Thursday, February 7, 2013

My Rainbow Baby

To My Rainbow Baby,

Tomorrow we meet.  The road leading up to your birth has been a long and bumpy ride.  I am calling you my rainbow baby because you are bringing beauty back to our lives after a terrible storm.  One day you and your big sister Claire will learn about your brother Christian and how he watches over all of us from Heaven.  Your daddy, Claire and I spent the anniversary of Christian's passing together snuggled up on the couch.  We laughed, we cried, we remembered.  This journey with you has been quite a roller coaster of emotions and I have held my breath for almost 38 weeks.   What a beautiful day tomorrow will be, your birthday.  There is no question that you will be intensely loved.  We can thank your big brother Christian for showing us just how precious life is and how we should never take any second we have to spend together for granted.  Claire and I have been planning all sorts of fun things to do with you.  She has been waiting for you for what seems like an eternity in a 3 year old's world.  She is going to be a wonderful big sister.  Claire is such a loving and caring soul and I know she will protect you always.  Everyone is looking forward to meeting you.  You and Claire will also be getting a new cousin, who will make his or her entrance into the world in the next week or so.  I know you two will be great friends.  You have the best daddy who has helped your mommy get through 14 months of pregnancy and probably the worst heartache she has ever felt.  He is strong, caring, and loves us all very much…he can't wait to meet you.  My wish for you is that I can teach you how important it is to be kind and loving to those around you and to have an appreciation for how beautiful life can be even when there are times of despair.  I hope that you will read this blog one day and know that in a sense you have saved our lives.  We will always be sad for your brother and we will always miss him, but I know God is redeeming our loss of Christian through you.  We love you.
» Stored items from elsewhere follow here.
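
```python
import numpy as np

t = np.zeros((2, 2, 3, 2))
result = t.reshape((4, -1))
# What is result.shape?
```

(4, 6)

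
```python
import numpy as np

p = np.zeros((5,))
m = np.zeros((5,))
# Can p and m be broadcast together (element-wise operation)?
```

Yes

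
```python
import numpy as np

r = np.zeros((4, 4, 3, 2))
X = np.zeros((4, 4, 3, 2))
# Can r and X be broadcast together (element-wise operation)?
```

Yes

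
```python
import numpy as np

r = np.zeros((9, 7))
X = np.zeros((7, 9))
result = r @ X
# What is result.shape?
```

(9, 9)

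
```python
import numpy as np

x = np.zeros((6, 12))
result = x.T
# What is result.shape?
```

(12, 6)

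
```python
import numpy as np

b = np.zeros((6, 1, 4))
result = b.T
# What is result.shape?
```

(4, 1, 6)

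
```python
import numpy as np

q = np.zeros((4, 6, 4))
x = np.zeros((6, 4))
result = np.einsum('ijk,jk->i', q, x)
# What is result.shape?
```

(4,)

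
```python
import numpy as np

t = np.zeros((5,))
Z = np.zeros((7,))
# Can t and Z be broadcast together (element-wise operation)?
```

No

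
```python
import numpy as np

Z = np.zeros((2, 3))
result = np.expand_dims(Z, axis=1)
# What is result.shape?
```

(2, 1, 3)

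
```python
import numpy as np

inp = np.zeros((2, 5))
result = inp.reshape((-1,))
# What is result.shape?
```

(10,)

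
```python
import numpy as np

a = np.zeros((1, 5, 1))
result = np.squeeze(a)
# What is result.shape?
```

(5,)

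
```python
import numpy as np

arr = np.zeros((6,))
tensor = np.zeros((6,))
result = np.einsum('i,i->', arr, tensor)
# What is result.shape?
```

()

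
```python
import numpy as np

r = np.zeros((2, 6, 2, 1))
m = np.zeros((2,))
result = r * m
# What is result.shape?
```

(2, 6, 2, 2)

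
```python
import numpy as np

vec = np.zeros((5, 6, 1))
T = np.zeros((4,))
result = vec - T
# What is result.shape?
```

(5, 6, 4)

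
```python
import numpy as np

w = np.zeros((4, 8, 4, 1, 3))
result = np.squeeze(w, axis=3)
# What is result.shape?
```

(4, 8, 4, 3)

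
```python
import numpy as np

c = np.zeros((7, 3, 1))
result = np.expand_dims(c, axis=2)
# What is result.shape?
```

(7, 3, 1, 1)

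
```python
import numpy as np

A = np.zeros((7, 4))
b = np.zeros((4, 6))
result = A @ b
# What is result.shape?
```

(7, 6)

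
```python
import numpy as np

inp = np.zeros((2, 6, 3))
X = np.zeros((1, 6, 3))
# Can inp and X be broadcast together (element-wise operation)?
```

Yes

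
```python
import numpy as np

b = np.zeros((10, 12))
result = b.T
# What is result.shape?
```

(12, 10)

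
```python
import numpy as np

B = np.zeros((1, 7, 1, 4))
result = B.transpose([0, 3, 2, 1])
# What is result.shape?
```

(1, 4, 1, 7)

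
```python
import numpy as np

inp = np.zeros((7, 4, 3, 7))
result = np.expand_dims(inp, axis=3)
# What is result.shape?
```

(7, 4, 3, 1, 7)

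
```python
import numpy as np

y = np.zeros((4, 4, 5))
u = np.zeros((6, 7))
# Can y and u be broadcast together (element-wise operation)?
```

No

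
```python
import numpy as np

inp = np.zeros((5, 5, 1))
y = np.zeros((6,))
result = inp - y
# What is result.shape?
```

(5, 5, 6)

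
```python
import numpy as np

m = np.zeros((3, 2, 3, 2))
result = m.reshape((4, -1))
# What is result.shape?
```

(4, 9)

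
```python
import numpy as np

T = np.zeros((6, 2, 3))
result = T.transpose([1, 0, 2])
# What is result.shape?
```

(2, 6, 3)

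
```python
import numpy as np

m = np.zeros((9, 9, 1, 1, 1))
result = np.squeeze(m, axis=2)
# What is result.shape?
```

(9, 9, 1, 1)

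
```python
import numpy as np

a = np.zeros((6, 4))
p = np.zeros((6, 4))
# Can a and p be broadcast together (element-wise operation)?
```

Yes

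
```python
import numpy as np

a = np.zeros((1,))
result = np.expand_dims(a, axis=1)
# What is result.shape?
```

(1, 1)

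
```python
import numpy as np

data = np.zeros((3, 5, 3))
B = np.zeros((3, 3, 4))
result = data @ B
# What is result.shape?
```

(3, 5, 4)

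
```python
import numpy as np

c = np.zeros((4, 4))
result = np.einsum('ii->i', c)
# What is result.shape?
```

(4,)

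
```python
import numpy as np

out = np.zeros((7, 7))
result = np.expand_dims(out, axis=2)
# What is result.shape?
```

(7, 7, 1)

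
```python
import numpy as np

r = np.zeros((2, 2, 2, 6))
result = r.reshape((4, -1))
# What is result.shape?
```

(4, 12)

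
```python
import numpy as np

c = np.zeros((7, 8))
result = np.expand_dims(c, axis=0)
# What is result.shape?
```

(1, 7, 8)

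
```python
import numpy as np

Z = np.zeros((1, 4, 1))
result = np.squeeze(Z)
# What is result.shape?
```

(4,)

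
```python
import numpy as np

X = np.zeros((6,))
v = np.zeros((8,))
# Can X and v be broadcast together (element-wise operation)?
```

No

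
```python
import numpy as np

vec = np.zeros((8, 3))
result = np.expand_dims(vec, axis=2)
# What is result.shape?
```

(8, 3, 1)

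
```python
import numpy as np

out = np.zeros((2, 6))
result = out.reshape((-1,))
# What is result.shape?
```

(12,)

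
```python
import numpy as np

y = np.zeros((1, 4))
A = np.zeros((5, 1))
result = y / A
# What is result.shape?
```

(5, 4)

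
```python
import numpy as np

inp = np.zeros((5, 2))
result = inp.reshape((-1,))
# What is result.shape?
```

(10,)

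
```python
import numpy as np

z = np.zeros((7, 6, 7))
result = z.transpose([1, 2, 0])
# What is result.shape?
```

(6, 7, 7)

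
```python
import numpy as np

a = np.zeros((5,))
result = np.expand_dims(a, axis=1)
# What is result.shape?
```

(5, 1)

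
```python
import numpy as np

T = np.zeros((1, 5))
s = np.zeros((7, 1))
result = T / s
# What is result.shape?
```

(7, 5)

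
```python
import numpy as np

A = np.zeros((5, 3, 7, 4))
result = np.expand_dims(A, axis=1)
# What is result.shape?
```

(5, 1, 3, 7, 4)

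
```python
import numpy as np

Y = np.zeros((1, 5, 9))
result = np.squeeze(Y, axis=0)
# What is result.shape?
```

(5, 9)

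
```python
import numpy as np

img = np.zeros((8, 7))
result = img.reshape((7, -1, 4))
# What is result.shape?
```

(7, 2, 4)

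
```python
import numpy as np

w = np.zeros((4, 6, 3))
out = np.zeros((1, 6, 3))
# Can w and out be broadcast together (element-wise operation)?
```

Yes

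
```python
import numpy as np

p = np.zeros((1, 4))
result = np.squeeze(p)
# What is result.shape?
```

(4,)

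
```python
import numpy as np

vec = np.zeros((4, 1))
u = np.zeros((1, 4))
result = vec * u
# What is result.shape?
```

(4, 4)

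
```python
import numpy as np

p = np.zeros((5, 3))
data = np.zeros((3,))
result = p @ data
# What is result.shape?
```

(5,)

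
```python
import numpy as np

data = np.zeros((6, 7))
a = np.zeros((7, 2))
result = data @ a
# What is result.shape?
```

(6, 2)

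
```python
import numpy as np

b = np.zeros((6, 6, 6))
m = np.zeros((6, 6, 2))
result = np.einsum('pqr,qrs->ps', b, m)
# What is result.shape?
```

(6, 2)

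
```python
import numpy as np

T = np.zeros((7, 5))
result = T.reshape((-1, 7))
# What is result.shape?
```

(5, 7)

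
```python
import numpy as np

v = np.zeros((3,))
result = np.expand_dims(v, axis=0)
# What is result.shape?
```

(1, 3)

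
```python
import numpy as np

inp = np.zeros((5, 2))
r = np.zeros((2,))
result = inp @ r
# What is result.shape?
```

(5,)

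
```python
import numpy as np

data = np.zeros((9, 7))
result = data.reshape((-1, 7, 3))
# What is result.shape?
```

(3, 7, 3)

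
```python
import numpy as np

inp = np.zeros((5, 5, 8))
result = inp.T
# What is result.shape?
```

(8, 5, 5)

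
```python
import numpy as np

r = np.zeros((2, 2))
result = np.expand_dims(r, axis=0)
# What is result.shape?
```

(1, 2, 2)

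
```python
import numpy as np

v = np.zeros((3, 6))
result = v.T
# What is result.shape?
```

(6, 3)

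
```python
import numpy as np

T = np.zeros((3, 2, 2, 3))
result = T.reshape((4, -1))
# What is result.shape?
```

(4, 9)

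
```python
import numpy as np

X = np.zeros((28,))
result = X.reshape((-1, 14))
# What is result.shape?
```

(2, 14)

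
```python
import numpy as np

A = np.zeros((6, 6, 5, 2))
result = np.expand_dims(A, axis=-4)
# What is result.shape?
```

(6, 1, 6, 5, 2)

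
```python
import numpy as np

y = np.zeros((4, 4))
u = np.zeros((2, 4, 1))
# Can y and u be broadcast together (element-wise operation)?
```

Yes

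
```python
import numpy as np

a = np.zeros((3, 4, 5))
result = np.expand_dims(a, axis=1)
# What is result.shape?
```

(3, 1, 4, 5)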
It makes me extrememly nervous to even call our baby a rainbow baby when he/she hasn't been born yet. But we are trying to put our faith in God. I also still struggle with being totally open and vulnerable on here and sharing my heart. This blog is a love letter to my family and children, so I want to document all that I can.
 
I also feel that if no one ever blogged about infertility or infant loss and their struggles, I wouldn't be where I am today. I'm grateful to those who opened up and shared their story with me and made me feel less alone this past year, so that is why I have done the same.